“At the outset and throughout the period of its existence the subcommittee and staff have been handicapped in their work by the refusal of the various executive agencies to submit files, upon written request or by subpena, which files had a bearing upon the operation of the Government employees’ security program, the very subject designated to the subcommittee to investigate,” the official subcommittee report stated.

“Must the Congress set up its own investigational staff with undercover men in various agencies so as to know what goes on?” the subcommittee asked.

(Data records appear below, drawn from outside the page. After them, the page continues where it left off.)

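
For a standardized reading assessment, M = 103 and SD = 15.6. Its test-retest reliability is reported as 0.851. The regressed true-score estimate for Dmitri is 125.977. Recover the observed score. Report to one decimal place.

T̂ = ρX + (1 − ρ)μ  ⇒  X = (T̂ − (1 − ρ)μ) / ρ
X = (125.977 − 0.149 × 103) / 0.851 = (125.977 − 15.347) / 0.851 = 110.630 / 0.851 = 130.000

130.0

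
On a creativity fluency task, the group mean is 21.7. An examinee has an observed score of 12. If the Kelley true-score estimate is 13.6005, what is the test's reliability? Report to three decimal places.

0.835

T̂ = ρX + (1 − ρ)μ  ⇒  T̂ − μ = ρ(X − μ)
ρ = (T̂ − μ)/(X − μ) = (13.6005 − 21.7) / (12 − 21.7) = -8.0995 / -9.7 = 0.83500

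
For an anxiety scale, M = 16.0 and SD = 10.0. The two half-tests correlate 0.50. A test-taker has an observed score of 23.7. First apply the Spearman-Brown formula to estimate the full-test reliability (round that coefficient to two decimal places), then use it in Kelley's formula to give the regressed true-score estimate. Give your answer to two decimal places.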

The report continued: “The legislative function cannot be carried on in the dark. The Supreme Court has approved the comment of Woodrow Wilson who said:

“‘It is the proper duty of a representative body to look diligently into every affair of Government and to talk much about what it sees. It is meant to be the eyes and the voice and to embody the wisdom and will of its constituents. Unless the Congress have and use every means of acquainting itself with the acts and the disposition of the administrative agents of the Government, the country must be helpless to learn how it is being served; and unless Congress both scrutinize these things and sift them by every form of discussion, the country must remain in embarrassing, crippling ignorance of the very affairs which it is most important that it should understand and direct.’”

The Johnston subcommittee declared that the interpretation being placed on the President’s May 17, 1954, letter was such “as to force the Congress to legislate in a vacuum. Each department or agency head is the arbiter of what he should disclose, and in some instances disclosures were made when they reflected a credit on the department or agency or discredit on a committee witness.”

Once again officials had testified freely on matters that made the political party or agency look good, but refused to produce records that might embarrass them.

The report cited the classic legal treatise, Wigmore on Evidence. In this work Professor Wigmore denies that the Chief Executive or any other officer has a testimonial privilege not to be a witness in court.

“The public (in the words of Lord Hardwicke) has a right to every man’s evidence,” Professor Wigmore wrote. “Is there any reason why this right should suffer an exemption when the desired knowledge is in the possession of a person occupying at the moment the office of the Chief Executive of a State?

“There is no reason at all. His temporary duties as an official cannot override his permanent and fundamental duty as a citizen and as a debtor to justice. The general principle ... of testimonial duty to disclose Knowledge needed in judicial investigations is of universal force. It does not suffer an exception which would be irrespective of the nature of the person’s Knowledge and would rest wholly in the nature of the person’s occupation....

“Let it be understood then, that there is no exemption for officials as such, or for the Executive as such, from the universal testimonial duty to give evidence in judicial investigations. The exemptions that exist are defined by other principles.”